Başvuru 2 yıldır cevapsız
Takipsizlik kararına karşı, 2023 yılında Anayasa Mahkemesi’ne başvuru yapıldı. Etkin bir soruşturma yürütülmemesi ve kuvvetli deliller bulunmasına rağmen, savcılığın kendisini mahkeme yerine koyarak dosyayı delil yetersizliğinden kapatmasına karşı yapılan bu başvuruya, aradan geçen iki yıla rağmen hâlâ yanıt verilmedi. Geçen yedi yılda, mevcut delillere ve tanıkların çelişkili ifadelerine rağmen, Aysun Yıldırım’ın şüpheli ölümüne ilişkin kimse tutuklanmadı.
‘Sanmasınlar ki Aysun unutuldu, mücadelemiz devam edecek’

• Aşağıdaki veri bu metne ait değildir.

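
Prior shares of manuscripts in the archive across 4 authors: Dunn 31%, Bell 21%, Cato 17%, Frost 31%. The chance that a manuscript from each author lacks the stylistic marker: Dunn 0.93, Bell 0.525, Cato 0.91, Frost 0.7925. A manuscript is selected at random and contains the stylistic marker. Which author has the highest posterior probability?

Taking complements, P(marker | each) = Dunn 0.07, Bell 0.475, Cato 0.09, Frost 0.2075.
Unnormalized posteriors (prior × likelihood):
  Dunn: 0.31 × 0.07 = 0.0217
  Bell: 0.21 × 0.475 = 0.09975
  Cato: 0.17 × 0.09 = 0.0153
  Frost: 0.31 × 0.2075 = 0.064325
Total = 0.201075.
Largest term belongs to Bell, so Bell is most probable.

Bell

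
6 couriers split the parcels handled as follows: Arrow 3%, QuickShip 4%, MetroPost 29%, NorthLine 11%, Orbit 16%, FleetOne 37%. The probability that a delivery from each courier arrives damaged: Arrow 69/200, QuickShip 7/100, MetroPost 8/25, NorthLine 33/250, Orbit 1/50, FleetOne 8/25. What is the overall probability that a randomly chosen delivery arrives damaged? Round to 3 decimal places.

Unnormalized posteriors (prior × likelihood):
  Arrow: 0.03 × 0.345 = 0.01035
  QuickShip: 0.04 × 0.07 = 0.0028
  MetroPost: 0.29 × 0.32 = 0.0928
  NorthLine: 0.11 × 0.132 = 0.01452
  Orbit: 0.16 × 0.02 = 0.0032
  FleetOne: 0.37 × 0.32 = 0.1184
P(damaged) = 0.01035 + 0.0028 + 0.0928 + 0.01452 + 0.0032 + 0.1184 = 0.24207 → 0.242.

0.242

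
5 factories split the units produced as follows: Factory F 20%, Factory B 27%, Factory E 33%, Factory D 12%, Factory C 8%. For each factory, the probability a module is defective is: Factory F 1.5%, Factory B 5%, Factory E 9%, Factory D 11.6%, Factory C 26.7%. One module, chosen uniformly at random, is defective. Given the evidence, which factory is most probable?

Factory E

Unnormalized posteriors (prior × likelihood):
  Factory F: 0.2 × 0.015 = 0.003
  Factory B: 0.27 × 0.05 = 0.0135
  Factory E: 0.33 × 0.09 = 0.0297
  Factory D: 0.12 × 0.116 = 0.01392
  Factory C: 0.08 × 0.267 = 0.02136
Total = 0.08148.
Largest term belongs to Factory E, so Factory E is most probable.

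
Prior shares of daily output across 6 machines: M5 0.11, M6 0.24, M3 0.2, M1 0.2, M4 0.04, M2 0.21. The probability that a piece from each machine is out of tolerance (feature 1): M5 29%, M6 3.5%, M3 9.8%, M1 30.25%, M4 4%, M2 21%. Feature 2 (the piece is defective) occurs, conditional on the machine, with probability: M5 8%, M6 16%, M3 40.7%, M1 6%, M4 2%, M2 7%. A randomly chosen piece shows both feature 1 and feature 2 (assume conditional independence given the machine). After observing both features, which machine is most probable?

M3

By Bayes' rule, posterior ∝ prior × likelihood:
  M5: 0.11 × 0.29 × 0.08 = 0.002552
  M6: 0.24 × 0.035 × 0.16 = 0.001344
  M3: 0.2 × 0.098 × 0.407 = 0.0079772
  M1: 0.2 × 0.3025 × 0.06 = 0.00363
  M4: 0.04 × 0.04 × 0.02 = 0.000032
  M2: 0.21 × 0.21 × 0.07 = 0.003087
Sum = 0.0186222.
Largest term belongs to M3, so M3 is most probable.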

Kızı için yıllardır adalet mücadelesi veren Hüsniye Yıldırım, yaşadıklarını anlatmaya kelimelerin yetmediğini söyledi:
“Bize ‘yüksekten düştü’ denildi; ancak düştü denilen yerde parmak izleri yoktu. Biz bir evlat verdik toprağa. Bu acıyı ne bir savcıya ne de başka birine anlatabildik. Elimizde yeterli deliller olmasına rağmen, savcılar her ne oluyorsa ‘soruşturmaya yer yok’ diyerek dosyaları kapattılar. Benim Aysun’um gibi dosyalarda adaletin sağlanmaması, diğer cinayetlerin artmasına sebebiyet veriyor. Etkin bir soruşturmayla kadın cinayetleri durdurulabilir. Kadın cinayetlerinin önüne neden geçilmiyor? Bu soru, benim için hâlâ aklımda bir soru işareti olarak duruyor. Bugün nasıl hukuksuzca, adaletsizce insanları içeri alıyorlarsa, kadın cinayetlerini durdurmak da mümkün. Sanmasınlar ki Aysun unutuldu, mücadeleden vazgeçildi. Hak ettiği cezayı alana kadar mücadelemize devam edeceğiz. Bizim gibi ailelere sahip çıkılması gerekir. Bu acıyı yaşayan ailelere söyleyeceğim tek şey: Asla mücadele etmekten vazgeçmesinler.”